As  reported earlier this week, Apple had next to nothing to say about its Apple TV streaming box during its 2017 WWDC keynote speech.

All we heard then was official confirmation of something we already knew: that Apple TV was finally getting an Amazon Video app.

Since then, Apple has quietly revealed a few other tidbits about the next iteration of its tvOS platform - most of which are so dull it’s hardly surprising Apple didn’t bother mentioning them in the keynote. There is one newly revealed tvOS feature, though, which seems to me to have huge implications for the future of Apple’s now painfully outdated Apple TV product range: HEVC support.

It looks like we're finally going to get a 4K-capable Apple TV.

Photo: Apple

It looks like we're finally going to get a 4K-capable Apple TV.


For those of you not familiar with it, HEVC is a third-party video compression system capable of reducing video streaming bitrates by as much as 40 or even 50% (depending on who you talk to). Rumors that Apple would adopt the HEVC compression system have persisted for months, but the WWDC announcement is the first time Apple has officially confirmed that it’s definitely happening.

Apple has confirmed that HEVC will be adopted for all iOS 11, tvOS 11 and macOS High Sierra devices, but for me it’s the tvOS 11 implementation that’s the most intriguing. Why? Because it surely points towards Apple introducing a 4K-capable version of Apple TV in the near future - most likely during the brand’s traditional autumn hardware unveiling.

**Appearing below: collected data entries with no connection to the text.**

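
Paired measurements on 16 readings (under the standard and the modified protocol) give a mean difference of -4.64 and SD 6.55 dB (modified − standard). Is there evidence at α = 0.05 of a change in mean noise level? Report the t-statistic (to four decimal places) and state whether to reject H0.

t = -2.8336; reject H0

H0: μ_d = 0; H1: μ_d ≠ 0 (paired t-test on the differences, two-sided).
t = d̄/(s_d/√n) = -4.64/(6.55/√16) = -2.8336
df = n − 1 = 15
Two-sided p-value ≈ 0.013
Since p ≈ 0.013 < α = 0.05, reject H0; the evidence is statistically significant.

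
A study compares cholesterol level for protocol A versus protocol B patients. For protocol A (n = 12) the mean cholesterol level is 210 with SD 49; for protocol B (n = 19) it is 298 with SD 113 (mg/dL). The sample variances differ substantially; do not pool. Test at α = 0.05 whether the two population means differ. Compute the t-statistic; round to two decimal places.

Let group 1 = protocol A, group 2 = protocol B. H0: μ_1 = μ_2; H1: μ_1 ≠ μ_2 (Welch's two-sample t-test, two-sided).
t = (x̄_1 − x̄_2)/√(s_1²/n_1 + s_2²/n_2) = (210 − 298)/√(49²/12 + 113²/19) = -2.98
Welch–Satterthwaite df ≈ 26.47
Two-sided p-value ≈ 0.0061
Since p ≈ 0.0061 < α = 0.05, reject H0; the data support H1.

-2.98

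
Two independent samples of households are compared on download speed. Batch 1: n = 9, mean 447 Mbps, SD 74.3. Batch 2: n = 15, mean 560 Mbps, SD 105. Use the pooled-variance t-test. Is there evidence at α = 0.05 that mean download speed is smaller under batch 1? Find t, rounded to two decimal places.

Let group 1 = batch 1, group 2 = batch 2. H0: μ_1 = μ_2; H1: μ_1 < μ_2 (two-sample pooled-variance t-test, left-tailed).
s_p² = [(9−1)·74.3² + (15−1)·105²]/(9+15−2) = 9023.36
t = (447 − 560)/√[9023.36·(1/9 + 1/15)] = -2.82
df = n₁ + n₂ − 2 = 22
p-value = P(T ≤ -2.82) ≈ 0.0050
Since p ≈ 0.0050 < α = 0.05, reject H0; the data support H1.

-2.82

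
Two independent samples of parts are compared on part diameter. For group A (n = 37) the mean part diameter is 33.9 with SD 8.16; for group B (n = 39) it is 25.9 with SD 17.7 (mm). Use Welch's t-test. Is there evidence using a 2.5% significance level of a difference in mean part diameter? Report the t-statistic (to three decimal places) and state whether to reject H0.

Let group 1 = group A, group 2 = group B. H0: μ_1 = μ_2; H1: μ_1 ≠ μ_2 (Welch's two-sample t-test, two-sided).
t = (x̄_1 − x̄_2)/√(s_1²/n_1 + s_2²/n_2) = (33.9 − 25.9)/√(8.16²/37 + 17.7²/39) = 2.551
Welch–Satterthwaite df ≈ 54.07
Two-sided p-value ≈ 0.0136
Since p ≈ 0.0136 < α = 0.025, reject H0; the data support H1.

t = 2.551; reject H0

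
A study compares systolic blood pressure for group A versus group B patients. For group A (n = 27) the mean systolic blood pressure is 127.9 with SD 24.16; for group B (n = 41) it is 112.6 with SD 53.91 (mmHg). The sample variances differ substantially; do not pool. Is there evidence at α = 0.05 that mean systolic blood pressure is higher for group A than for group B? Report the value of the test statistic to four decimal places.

Let group 1 = group A, group 2 = group B. H0: μ_1 = μ_2; H1: μ_1 > μ_2 (Welch's two-sample t-test, right-tailed).
t = (x̄_1 − x̄_2)/√(s_1²/n_1 + s_2²/n_2) = (127.9 − 112.6)/√(24.16²/27 + 53.91²/41) = 1.5908
Welch–Satterthwaite df ≈ 59.59
p-value = P(T ≥ 1.5908) ≈ 0.058
Since p ≈ 0.058 > α = 0.05, fail to reject H0; the evidence is not statistically significant.

1.5908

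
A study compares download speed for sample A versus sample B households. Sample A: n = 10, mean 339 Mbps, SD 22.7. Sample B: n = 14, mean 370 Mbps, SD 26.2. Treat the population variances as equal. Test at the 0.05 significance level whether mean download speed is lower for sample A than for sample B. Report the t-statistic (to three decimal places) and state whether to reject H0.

t = -3.016; reject H0

Let group 1 = sample A, group 2 = sample B. H0: μ_1 = μ_2; H1: μ_1 < μ_2 (two-sample pooled-variance t-test, left-tailed).
s_p² = [(10−1)·22.7² + (14−1)·26.2²]/(10+14−2) = 616.424
t = (339 − 370)/√[616.424·(1/10 + 1/14)] = -3.016
df = n₁ + n₂ − 2 = 22
p-value = P(T ≤ -3.016) ≈ 0.003
Since p ≈ 0.003 < α = 0.05, reject H0; the evidence is statistically significant.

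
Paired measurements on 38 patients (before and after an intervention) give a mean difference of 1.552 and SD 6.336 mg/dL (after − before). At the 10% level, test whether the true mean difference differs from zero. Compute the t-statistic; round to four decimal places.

H0: μ_d = 0; H1: μ_d ≠ 0 (paired t-test on the differences, two-sided).
t = d̄/(s_d/√n) = 1.552/(6.336/√38) = 1.5100
df = n − 1 = 37
Two-sided p-value ≈ 0.140
Since p ≈ 0.140 > α = 0.1, fail to reject H0; the evidence is not statistically significant.

1.5100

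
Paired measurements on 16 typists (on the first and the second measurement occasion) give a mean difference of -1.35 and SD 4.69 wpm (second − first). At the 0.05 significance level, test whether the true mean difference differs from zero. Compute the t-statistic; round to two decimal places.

-1.15

H0: μ_d = 0; H1: μ_d ≠ 0 (paired t-test on the differences, two-sided).
t = d̄/(s_d/√n) = -1.35/(4.69/√16) = -1.15
df = n − 1 = 15
Two-sided p-value ≈ 0.268
Since p ≈ 0.268 > α = 0.05, fail to reject H0; the data do not provide sufficient evidence against H0.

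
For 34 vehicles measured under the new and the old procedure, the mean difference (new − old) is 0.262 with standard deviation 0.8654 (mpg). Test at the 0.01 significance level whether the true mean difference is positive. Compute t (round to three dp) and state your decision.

t = 1.765; fail to reject H0

H0: μ_d = 0; H1: μ_d > 0 (paired t-test on the differences, right-tailed).
t = d̄/(s_d/√n) = 0.262/(0.8654/√34) = 1.765
df = n − 1 = 33
p-value = P(T ≥ 1.765) ≈ 0.0434
Since p ≈ 0.0434 > α = 0.01, fail to reject H0; the evidence is not statistically significant.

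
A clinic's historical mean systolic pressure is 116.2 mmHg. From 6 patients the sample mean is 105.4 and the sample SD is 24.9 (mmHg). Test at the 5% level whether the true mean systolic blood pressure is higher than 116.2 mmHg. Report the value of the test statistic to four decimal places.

H0: μ = 116.2; H1: μ > 116.2 (one-sample t-test, right-tailed).
t = (x̄ − μ₀)/(s/√n) = (105.4 − 116.2)/(24.9/√6) = -1.0624
df = n − 1 = 5
p-value = P(T ≥ -1.0624) ≈ 0.8317
Since p ≈ 0.8317 > α = 0.05, fail to reject H0; the evidence is not statistically significant.

-1.0624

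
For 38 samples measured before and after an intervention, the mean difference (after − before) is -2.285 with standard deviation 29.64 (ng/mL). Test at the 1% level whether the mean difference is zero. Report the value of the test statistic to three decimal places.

-0.475

H0: μ_d = 0; H1: μ_d ≠ 0 (paired t-test on the differences, two-sided).
t = d̄/(s_d/√n) = -2.285/(29.64/√38) = -0.475
df = n − 1 = 37
Two-sided p-value ≈ 0.6374
Since p ≈ 0.6374 > α = 0.01, fail to reject H0; the evidence is not statistically significant.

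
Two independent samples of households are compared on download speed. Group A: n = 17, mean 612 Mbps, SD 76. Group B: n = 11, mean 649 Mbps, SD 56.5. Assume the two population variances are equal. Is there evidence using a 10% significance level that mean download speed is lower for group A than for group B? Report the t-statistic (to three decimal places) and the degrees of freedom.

t = -1.383, df = 26

Let group 1 = group A, group 2 = group B. H0: μ_1 = μ_2; H1: μ_1 < μ_2 (two-sample pooled-variance t-test, left-tailed).
s_p² = [(17−1)·76² + (11−1)·56.5²]/(17+11−2) = 4782.25
t = (612 − 649)/√[4782.25·(1/17 + 1/11)] = -1.383
df = n₁ + n₂ − 2 = 26
p-value = P(T ≤ -1.383) ≈ 0.0893
Since p ≈ 0.0893 < α = 0.1, reject H0; the data support H1.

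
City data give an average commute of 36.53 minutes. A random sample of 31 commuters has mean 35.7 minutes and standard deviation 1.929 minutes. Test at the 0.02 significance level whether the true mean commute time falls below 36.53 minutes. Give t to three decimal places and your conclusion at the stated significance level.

t = -2.396; reject H0

H0: μ = 36.53; H1: μ < 36.53 (one-sample t-test, left-tailed).
t = (x̄ − μ₀)/(s/√n) = (35.7 − 36.53)/(1.929/√31) = -2.396
df = n − 1 = 30
p-value = P(T ≤ -2.396) ≈ 0.012
Since p ≈ 0.012 < α = 0.02, reject H0; the data support H1.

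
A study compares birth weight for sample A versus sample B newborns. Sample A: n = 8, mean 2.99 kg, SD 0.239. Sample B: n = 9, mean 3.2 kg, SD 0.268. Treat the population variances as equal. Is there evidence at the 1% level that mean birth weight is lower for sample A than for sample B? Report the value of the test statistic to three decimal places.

-1.696

Let group 1 = sample A, group 2 = sample B. H0: μ_1 = μ_2; H1: μ_1 < μ_2 (two-sample pooled-variance t-test, left-tailed).
s_p² = [(8−1)·0.239² + (9−1)·0.268²]/(8+9−2) = 0.0649626
t = (2.99 − 3.2)/√[0.0649626·(1/8 + 1/9)] = -1.696
df = n₁ + n₂ − 2 = 15
p-value = P(T ≤ -1.696) ≈ 0.0553
Since p ≈ 0.0553 > α = 0.01, fail to reject H0; the evidence is not statistically significant.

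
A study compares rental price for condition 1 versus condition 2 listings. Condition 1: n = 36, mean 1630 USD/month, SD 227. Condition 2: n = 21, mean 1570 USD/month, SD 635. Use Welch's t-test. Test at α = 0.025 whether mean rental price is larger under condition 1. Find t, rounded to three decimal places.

Let group 1 = condition 1, group 2 = condition 2. H0: μ_1 = μ_2; H1: μ_1 > μ_2 (Welch's two-sample t-test, right-tailed).
t = (x̄_1 − x̄_2)/√(s_1²/n_1 + s_2²/n_2) = (1630 − 1570)/√(227²/36 + 635²/21) = 0.418
Welch–Satterthwaite df ≈ 23.02
p-value = P(T ≥ 0.418) ≈ 0.3400
Since p ≈ 0.3400 > α = 0.025, fail to reject H0; the data do not provide sufficient evidence against H0.

0.418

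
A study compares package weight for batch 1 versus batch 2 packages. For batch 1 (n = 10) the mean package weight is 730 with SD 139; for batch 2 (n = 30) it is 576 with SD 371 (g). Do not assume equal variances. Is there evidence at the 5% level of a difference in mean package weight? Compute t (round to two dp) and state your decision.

t = 1.91; fail to reject H0

Let group 1 = batch 1, group 2 = batch 2. H0: μ_1 = μ_2; H1: μ_1 ≠ μ_2 (Welch's two-sample t-test, two-sided).
t = (x̄_1 − x̄_2)/√(s_1²/n_1 + s_2²/n_2) = (730 − 576)/√(139²/10 + 371²/30) = 1.91
Welch–Satterthwaite df ≈ 37.27
Two-sided p-value ≈ 0.064
Since p ≈ 0.064 > α = 0.05, fail to reject H0; the data do not provide sufficient evidence against H0.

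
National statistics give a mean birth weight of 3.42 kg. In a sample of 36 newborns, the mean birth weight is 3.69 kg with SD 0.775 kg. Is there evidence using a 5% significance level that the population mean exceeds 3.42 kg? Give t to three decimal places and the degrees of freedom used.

H0: μ = 3.42; H1: μ > 3.42 (one-sample t-test, right-tailed).
t = (x̄ − μ₀)/(s/√n) = (3.69 − 3.42)/(0.775/√36) = 2.090
df = n − 1 = 35
p-value = P(T ≥ 2.090) ≈ 0.022
Since p ≈ 0.022 < α = 0.05, reject H0; the data support H1.

t = 2.090, df = 35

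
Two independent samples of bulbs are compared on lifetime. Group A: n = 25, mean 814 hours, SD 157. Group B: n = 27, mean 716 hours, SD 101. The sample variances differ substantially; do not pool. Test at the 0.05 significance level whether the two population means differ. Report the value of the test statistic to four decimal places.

Let group 1 = group A, group 2 = group B. H0: μ_1 = μ_2; H1: μ_1 ≠ μ_2 (Welch's two-sample t-test, two-sided).
t = (x̄_1 − x̄_2)/√(s_1²/n_1 + s_2²/n_2) = (814 − 716)/√(157²/25 + 101²/27) = 2.6537
Welch–Satterthwaite df ≈ 40.44
Two-sided p-value ≈ 0.0113
Since p ≈ 0.0113 < α = 0.05, reject H0; the evidence is statistically significant.

2.6537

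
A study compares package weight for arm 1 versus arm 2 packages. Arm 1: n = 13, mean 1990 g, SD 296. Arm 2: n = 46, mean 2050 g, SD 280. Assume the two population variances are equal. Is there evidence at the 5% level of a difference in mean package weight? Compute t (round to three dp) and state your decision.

Let group 1 = arm 1, group 2 = arm 2. H0: μ_1 = μ_2; H1: μ_1 ≠ μ_2 (two-sample pooled-variance t-test, two-sided).
s_p² = [(13−1)·296² + (46−1)·280²]/(13+46−2) = 80340.2
t = (1990 − 2050)/√[80340.2·(1/13 + 1/46)] = -0.674
df = n₁ + n₂ − 2 = 57
Two-sided p-value ≈ 0.503
Since p ≈ 0.503 > α = 0.05, fail to reject H0; the data do not provide sufficient evidence against H0.

t = -0.674; fail to reject H0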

The biggest single challenge with streaming 4K-resolution video is the amount of extra data required to ship four times as many pixels in each and every frame. In fact, Apple cited this distribution infrastructure issue as one of the main reasons why it hadn’t included 4K support in the current 4th generation of its Apple TV box.
Applying HEVC to 4K sources, though, reduces the size of 4K data flows dramatically - and given that Apple has been delivering HD video perfectly happily without feeling the need to pay an HEVC license fee for years, it seems all but certain that its new HEVC agreement has been done with an eye on finally joining the likes of Netflix and Amazon in the 4K streaming space.

Unfortunately, though, the current Apple TV box can’t output 4K video streams to a 4K TV; it’s HDMI socket just isn’t up to the job. So if Apple wants its new 4K (and also, potentially, high dynamic range) video streams to be accessible to the customers who will actually benefit from them the most, it will need to release a new, fifth generation of Apple TV hardware.

Not supporting Netflix and Amazon in 4K is one of the current Apple TV's biggest weaknesses.

Photo: Apple

Not supporting Netflix and Amazon in 4K is one of the current Apple TV's biggest weaknesses.


As ever with Apple, we likely won’t hear any formal confirmation about potential new Apple TV hardware until it’s ready to launch. This HEVC development, however, together with the way practically every Apple TV rival supports 4K and Tim Cook’s WWDC keynote suggestion that there will be more to say about Apple TV later this year, seems to me to make an imminent 4K Apple TV box all but inevitable.